In her contribution to Negotiating the Gift: Pre-Modern Figurations of Exchange (Veroffentlichungen des Max-Planck-Instituts fur Geschichte), Beate Wagner-Hasel offers this penetrating critique of Marcel Mauss’s The Gift: The Form and Reason for Exchange in Archaic Societies:
“Mauss indirectly completed in theoretical terms the very process of depersonalizing and reifying human relations which he himself had criticized. According to Mauss, the things themselves, to which humans were inseparably bound, originally regulated interaction. Mauss thus mystified the social context at a point in history . . . when traditional forces of integration in Europe had lost their power and when invocations of magic . . . were emerging as an essential element of future politics.”

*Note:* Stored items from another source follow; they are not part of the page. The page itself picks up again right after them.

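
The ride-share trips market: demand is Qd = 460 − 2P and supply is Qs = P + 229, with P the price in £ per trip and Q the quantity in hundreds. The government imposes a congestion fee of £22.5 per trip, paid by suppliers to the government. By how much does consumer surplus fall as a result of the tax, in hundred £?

Before the tax: set 460 − 2P = P + 229 → P* = £77, Q* = 306.
With the tax collected from suppliers, supply shifts: Qs = (P − 22.5) + 229.
New equilibrium: buyers pay £84.5, suppliers receive £62, Q = 291. (Wedge: Pb − Ps = 22.5.)
ΔCS is the trapezoid between Q = 291 and Q = 306 of height £7.5: ½ · (306 + 291) · 7.5 = £2238.75.

Consumer surplus falls by £2238.75 hundred.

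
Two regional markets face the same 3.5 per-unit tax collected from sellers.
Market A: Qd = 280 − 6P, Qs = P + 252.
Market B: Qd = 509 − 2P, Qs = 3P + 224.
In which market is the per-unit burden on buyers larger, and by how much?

Market A: pre-tax P* = 4, Q* = 256; post-tax Q = 253; per-unit burden on buyers = 0.5.
Market B: pre-tax P* = 57, Q* = 395; post-tax Q = 390.8; per-unit burden on buyers = 2.1.
Difference: 0.5 vs 2.1 → market B is larger by 1.6.

Market B, by 1.6.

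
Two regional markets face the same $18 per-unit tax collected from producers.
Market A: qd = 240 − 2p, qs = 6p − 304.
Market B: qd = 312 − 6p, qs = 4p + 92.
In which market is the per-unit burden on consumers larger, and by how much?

Market A, by $6.3.

Market A: pre-tax p* = $68, q* = 104; post-tax q = 77; per-unit burden on consumers = $13.5.
Market B: pre-tax p* = $22, q* = 180; post-tax q = 136.8; per-unit burden on consumers = $7.2.
Difference: $13.5 vs $7.2 → market A is larger by $6.3.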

In the ellipses, Wagner-Hasel mentions the Nazi, and in an attached footnote she notes Mauss’s dismay at the claim made by some that he and Durkheim had prepared the ground for Fascism. He did not expect, he said, “large, modern societies which have more or less left the Middle Ages behind could be hypnotised as the Australians are by their dances” (162).
Wagner-Hasel claims that Mauss’s contributions to the theory of gift were “his interpretation of the git as a collective contract and his grounding of the obligation to reciprocate in magic.” As a result, he “extracted from the concrete social practices a purely formal residue which, purified of content, was then condensed into a general theory of the gift, a theory which could be understood as valid beyond time and space and which could be interpreted as a counter-model for modern practices” (163).
That last comment leads to this reflection: Perhaps of all Mauss’s heirs, the structuralists really do have the best claim on him.